Monday, 8 November 2010

Semiotics and Semiology

Semiotics - Is the study of how meaning is constructed through language or codes
(Semiotics is Greek for sign)

Signs usually have no fixed meaning, it's influenced by cultural background. We have developed over time a socially recognised sign or language.

Semiotics anaylisis allows you to deconstruct meanings from media texts.
  • Structuralism - identifying underlying structures. There are innate abilities to be able to talk. 
There is aways a:
  • Signifier - text (sound, print, still or moving image)
  • Signified - idea or meaning
There is no reason we call a tree 'tree' it has been built/developed culturally over time. The letters T-R-E-E has come to signify a tree.

Signs
  • Arbitary - No obvious connection between the sign and the object. e.g. the word cat has no obvious links to a furry animal usually domesticated as a pet. It only works because the letters when put together has meaning. The meaning of words is the result of a mutal agreement amongst society.

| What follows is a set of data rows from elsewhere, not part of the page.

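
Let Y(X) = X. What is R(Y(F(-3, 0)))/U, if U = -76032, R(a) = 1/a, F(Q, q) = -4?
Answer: 1/304128 ≈ 3.2881e-6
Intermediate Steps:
R(Y(F(-3, 0)))/U = 1/(-4*(-76032)) = -1/4*(-1/76032) = 1/304128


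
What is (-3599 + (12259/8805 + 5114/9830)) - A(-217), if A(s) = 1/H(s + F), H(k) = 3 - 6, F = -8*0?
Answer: -31131040106/8655315 ≈ -3596.8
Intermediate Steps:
F = 0
H(k) = -3
A(s) = -⅓ (A(s) = 1/(-3) = -⅓)
(-3599 + (12259/8805 + 5114/9830)) - A(-217) = (-3599 + (12259/8805 + 5114/9830)) - 1*(-⅓) = (-3599 + (12259*(1/8805) + 5114*(1/9830))) + ⅓ = (-3599 + (12259/8805 + 2557/4915)) + ⅓ = (-3599 + 16553474/8655315) + ⅓ = -31133925211/8655315 + ⅓ = -31131040106/8655315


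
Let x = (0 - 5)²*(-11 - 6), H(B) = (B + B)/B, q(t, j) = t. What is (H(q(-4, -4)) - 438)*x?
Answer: 185300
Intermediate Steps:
H(B) = 2 (H(B) = (2*B)/B = 2)
x = -425 (x = (-5)²*(-17) = 25*(-17) = -425)
(H(q(-4, -4)) - 438)*x = (2 - 438)*(-425) = -436*(-425) = 185300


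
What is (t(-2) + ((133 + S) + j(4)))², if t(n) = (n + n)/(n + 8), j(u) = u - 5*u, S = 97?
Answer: 409600/9 ≈ 45511.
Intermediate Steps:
j(u) = -4*u
t(n) = 2*n/(8 + n) (t(n) = (2*n)/(8 + n) = 2*n/(8 + n))
(t(-2) + ((133 + S) + j(4)))² = (2*(-2)/(8 - 2) + ((133 + 97) - 4*4))² = (2*(-2)/6 + (230 - 16))² = (2*(-2)*(⅙) + 214)² = (-⅔ + 214)² = (640/3)² = 409600/9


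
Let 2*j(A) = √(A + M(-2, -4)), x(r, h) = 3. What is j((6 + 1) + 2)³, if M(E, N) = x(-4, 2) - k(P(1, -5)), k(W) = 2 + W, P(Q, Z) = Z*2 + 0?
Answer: 5*√5 ≈ 11.180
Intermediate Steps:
P(Q, Z) = 2*Z (P(Q, Z) = 2*Z + 0 = 2*Z)
M(E, N) = 11 (M(E, N) = 3 - (2 + 2*(-5)) = 3 - (2 - 10) = 3 - 1*(-8) = 3 + 8 = 11)
j(A) = √(11 + A)/2 (j(A) = √(A + 11)/2 = √(11 + A)/2)
j((6 + 1) + 2)³ = (√(11 + ((6 + 1) + 2))/2)³ = (√(11 + (7 + 2))/2)³ = (√(11 + 9)/2)³ = (√20/2)³ = ((2*√5)/2)³ = (√5)³ = 5*√5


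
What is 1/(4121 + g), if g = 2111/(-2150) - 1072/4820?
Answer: 518150/2134672159 ≈ 0.00024273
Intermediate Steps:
g = -623991/518150 (g = 2111*(-1/2150) - 1072*1/4820 = -2111/2150 - 268/1205 = -623991/518150 ≈ -1.2043)
1/(4121 + g) = 1/(4121 - 623991/518150) = 1/(2134672159/518150) = 518150/2134672159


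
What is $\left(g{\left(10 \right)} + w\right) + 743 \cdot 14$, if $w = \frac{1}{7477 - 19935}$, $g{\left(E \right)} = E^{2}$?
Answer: $\frac{130833915}{12458} \approx 10502.0$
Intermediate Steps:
$w = - \frac{1}{12458}$ ($w = \frac{1}{-12458} = - \frac{1}{12458} \approx -8.027 \cdot 10^{-5}$)
$\left(g{\left(10 \right)} + w\right) + 743 \cdot 14 = \left(10^{2} - \frac{1}{12458}\right) + 743 \cdot 14 = \left(100 - \frac{1}{12458}\right) + 10402 = \frac{1245799}{12458} + 10402 = \frac{130833915}{12458}$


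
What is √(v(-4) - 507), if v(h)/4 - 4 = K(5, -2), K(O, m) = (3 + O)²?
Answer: I*√235 ≈ 15.33*I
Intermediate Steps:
v(h) = 272 (v(h) = 16 + 4*(3 + 5)² = 16 + 4*8² = 16 + 4*64 = 16 + 256 = 272)
√(v(-4) - 507) = √(272 - 507) = √(-235) = I*√235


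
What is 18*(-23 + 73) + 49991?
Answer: 50891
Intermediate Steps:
18*(-23 + 73) + 49991 = 18*50 + 49991 = 900 + 49991 = 50891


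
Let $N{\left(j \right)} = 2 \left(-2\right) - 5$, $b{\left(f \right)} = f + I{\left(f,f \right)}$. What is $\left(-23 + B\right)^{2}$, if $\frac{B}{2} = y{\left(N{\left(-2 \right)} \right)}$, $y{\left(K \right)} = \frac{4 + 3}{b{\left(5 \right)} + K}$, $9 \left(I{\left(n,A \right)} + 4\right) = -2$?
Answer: $\frac{835396}{1369} \approx 610.22$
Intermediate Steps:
$I{\left(n,A \right)} = - \frac{38}{9}$ ($I{\left(n,A \right)} = -4 + \frac{1}{9} \left(-2\right) = -4 - \frac{2}{9} = - \frac{38}{9}$)
$b{\left(f \right)} = - \frac{38}{9} + f$ ($b{\left(f \right)} = f - \frac{38}{9} = - \frac{38}{9} + f$)
$N{\left(j \right)} = -9$ ($N{\left(j \right)} = -4 - 5 = -9$)
$y{\left(K \right)} = \frac{7}{\frac{7}{9} + K}$ ($y{\left(K \right)} = \frac{4 + 3}{\left(- \frac{38}{9} + 5\right) + K} = \frac{7}{\frac{7}{9} + K}$)
$B = - \frac{63}{37}$ ($B = 2 \frac{63}{7 + 9 \left(-9\right)} = 2 \frac{63}{7 - 81} = 2 \frac{63}{-74} = 2 \cdot 63 \left(- \frac{1}{74}\right) = 2 \left(- \frac{63}{74}\right) = - \frac{63}{37} \approx -1.7027$)
$\left(-23 + B\right)^{2} = \left(-23 - \frac{63}{37}\right)^{2} = \left(- \frac{914}{37}\right)^{2} = \frac{835396}{1369}$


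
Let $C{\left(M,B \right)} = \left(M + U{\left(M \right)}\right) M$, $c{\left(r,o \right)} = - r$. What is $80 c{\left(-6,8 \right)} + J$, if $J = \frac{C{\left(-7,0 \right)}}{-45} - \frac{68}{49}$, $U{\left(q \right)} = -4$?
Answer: $\frac{1051567}{2205} \approx 476.9$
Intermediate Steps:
$C{\left(M,B \right)} = M \left(-4 + M\right)$ ($C{\left(M,B \right)} = \left(M - 4\right) M = \left(-4 + M\right) M = M \left(-4 + M\right)$)
$J = - \frac{6833}{2205}$ ($J = \frac{\left(-7\right) \left(-4 - 7\right)}{-45} - \frac{68}{49} = \left(-7\right) \left(-11\right) \left(- \frac{1}{45}\right) - \frac{68}{49} = 77 \left(- \frac{1}{45}\right) - \frac{68}{49} = - \frac{77}{45} - \frac{68}{49} = - \frac{6833}{2205} \approx -3.0989$)
$80 c{\left(-6,8 \right)} + J = 80 \left(\left(-1\right) \left(-6\right)\right) - \frac{6833}{2205} = 80 \cdot 6 - \frac{6833}{2205} = 480 - \frac{6833}{2205} = \frac{1051567}{2205}$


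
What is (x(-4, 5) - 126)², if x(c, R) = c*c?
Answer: 12100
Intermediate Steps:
x(c, R) = c²
(x(-4, 5) - 126)² = ((-4)² - 126)² = (16 - 126)² = (-110)² = 12100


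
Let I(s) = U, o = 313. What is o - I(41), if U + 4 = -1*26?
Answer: 343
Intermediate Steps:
U = -30 (U = -4 - 1*26 = -4 - 26 = -30)
I(s) = -30
o - I(41) = 313 - 1*(-30) = 313 + 30 = 343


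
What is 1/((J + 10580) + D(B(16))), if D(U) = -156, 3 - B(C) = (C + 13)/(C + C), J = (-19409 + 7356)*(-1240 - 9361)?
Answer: 1/127784277 ≈ 7.8257e-9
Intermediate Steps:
J = 127773853 (J = -12053*(-10601) = 127773853)
B(C) = 3 - (13 + C)/(2*C) (B(C) = 3 - (C + 13)/(C + C) = 3 - (13 + C)/(2*C))
1/((J + 10580) + D(B(16))) = 1/((127773853 + 10580) - 156) = 1/(127784433 - 156) = 1/127784277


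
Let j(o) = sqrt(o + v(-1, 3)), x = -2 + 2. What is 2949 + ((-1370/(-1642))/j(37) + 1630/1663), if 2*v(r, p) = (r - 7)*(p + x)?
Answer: 4027903588/1365323 ≈ 2950.1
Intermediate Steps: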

  • Iconic -Iconic signs means 'picture graphic'; resembles what it's trying to show. Universally recognisable signs e.g. male and female toliets signs are universally recognised symbol.

  • Indexical - Indexical signs have some kind of connection with what is being signified, for example tears rolling down a face is the indexical sign for sorrow. The play button is an indexical sign because it shows the arrow going the way the film will play; and becuase we read from left to right.
Crossroads sign is an example of a sign that intergrates all 3 sign classifications.

Anchorage - The fixing or limiting of a particular set of meanings to an image.
Denotation - What an image actually shows and what is immediately apparent.
Connotation - The meaning of a sign that has arrived through the cultural experiences behind it.